Am vergangenen Wochenende hat die Bundespolizeiinspektion Waidhaus bei Grenzkontrollen vier gesuchte Straftäter festgenommen. In allen Fällen lagen laut Pressemitteilung Haftbefehle und Fahndungsausschreibungen vor. Am Freitagnachmittag kontrollierten Bundespolizisten an der Autobahn A6 einen 44-jährigen rumänischen Staatsangehörigen. Bei der Überprüfung stellten die Beamten einen Haftbefehl der Staatsanwaltschaft Weiden fest. Das Amtsgericht Weiden hatte den Mann im Februar 2023 wegen Fahrens ohne Fahrerlaubnis zu einer Geldstrafe in Höhe von 1.400 Euro verurteilt. Da er seine Justizschulden bislang nicht beglichen hatte, erließ die Staatsanwaltschaft einen Haftbefehl. Der 44-Jährige zahlte den offenen Betrag noch vor Ort und konnte dadurch die angeordnete Ersatzfreiheitsstrafe von mehreren Monaten abwenden. Anschließend setzte er seine Reise fort.

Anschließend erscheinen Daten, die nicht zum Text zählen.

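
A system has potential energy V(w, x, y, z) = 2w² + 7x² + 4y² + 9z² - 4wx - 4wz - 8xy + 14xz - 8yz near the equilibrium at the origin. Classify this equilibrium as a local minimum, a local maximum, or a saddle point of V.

local minimum

The Hessian at the origin is H = [[4, -4, 0, -4], [-4, 14, -8, 14], [0, -8, 8, -8], [-4, 14, -8, 18]].
Symmetric row and column elimination reduces H to a congruent diagonal form with pivots 4, 10, 8/5, 4.
That gives 4 positive pivots.
H is positive definite, so the origin is a strict local minimum.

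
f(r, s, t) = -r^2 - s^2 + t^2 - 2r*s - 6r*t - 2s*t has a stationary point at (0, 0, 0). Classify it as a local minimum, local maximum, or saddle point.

The Hessian at the origin is H = [[-2, -2, -6], [-2, -2, -2], [-6, -2, 2]].
H is indefinite, so the origin is a saddle point.

saddle point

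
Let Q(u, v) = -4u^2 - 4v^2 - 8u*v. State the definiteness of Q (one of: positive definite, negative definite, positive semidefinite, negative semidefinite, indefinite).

The associated matrix is A = [[-4, -4], [-4, -4]].
Row-reducing A symmetrically gives the diagonal entries -4, 0.
So there are 1 negative, 1 zero pivots.
Hence Q is negative semidefinite.

negative semidefinite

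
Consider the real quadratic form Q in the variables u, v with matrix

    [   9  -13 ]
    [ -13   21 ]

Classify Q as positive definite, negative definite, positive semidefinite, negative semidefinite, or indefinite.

Leading principal minors: Δ_1 = 9, Δ_2 = 20.
All leading principal minors are positive, so by Sylvester's criterion Q is positive definite.

positive definite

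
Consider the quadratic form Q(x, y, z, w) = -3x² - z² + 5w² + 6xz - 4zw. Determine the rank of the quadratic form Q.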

Am Samstagvormittag wurde ein 41-jähriger Slowake in einem Fernreisebus auf der Strecke Prag–Den Haag überprüft. Gegen ihn lag ein Vollstreckungshaftbefehl der Staatsanwaltschaft Osnabrück vor. Nach Zahlung einer Geldstrafe von 1600 Euro durfte er weiterreisen.
Am Sonntag stellten die Bundespolizisten gleich zwei weitere Haftbefehle fest. Am frühen Morgen nahmen sie einen 33-jährigen bulgarischen Staatsangehörigen fest, gegen den seit Juli 2024 ein Haftbefehl des Amtsgerichts Bochum bestand. Der Mann war wegen unerlaubten Entfernens vom Unfallort zu einer Geldstrafe von 1.100 Euro verurteilt worden. Da er den Betrag nicht bezahlen konnte, lieferten die Beamten ihn zur Verbüßung der Ersatzfreiheitsstrafe in die Justizvollzugsanstalt Weiden ein.
Am späten Sonntagnachmittag schauten die Bundespolizisten bei einen 38-jährigen polnischen Staatsangehörigen genauer hin und entdeckten ein Fahndungsersuchen der Justiz. Die Staatsanwaltschaft Nürnberg-Fürth hatte den Mann zur Strafvollstreckung ausgeschrieben. Grundlage war eine Verurteilung des Amtsgerichts Hersbruck aus Januar 2024 wegen eines Verstoßes gegen das Waffengesetz. Der 38-Jährige Mitfahrer eines Fernreisebusses auf dem Weg nach Frankreich zahlte die fällige Geldstrafe in Höhe von 1.500 Euro und konnte danach seine Reise fortsetzen.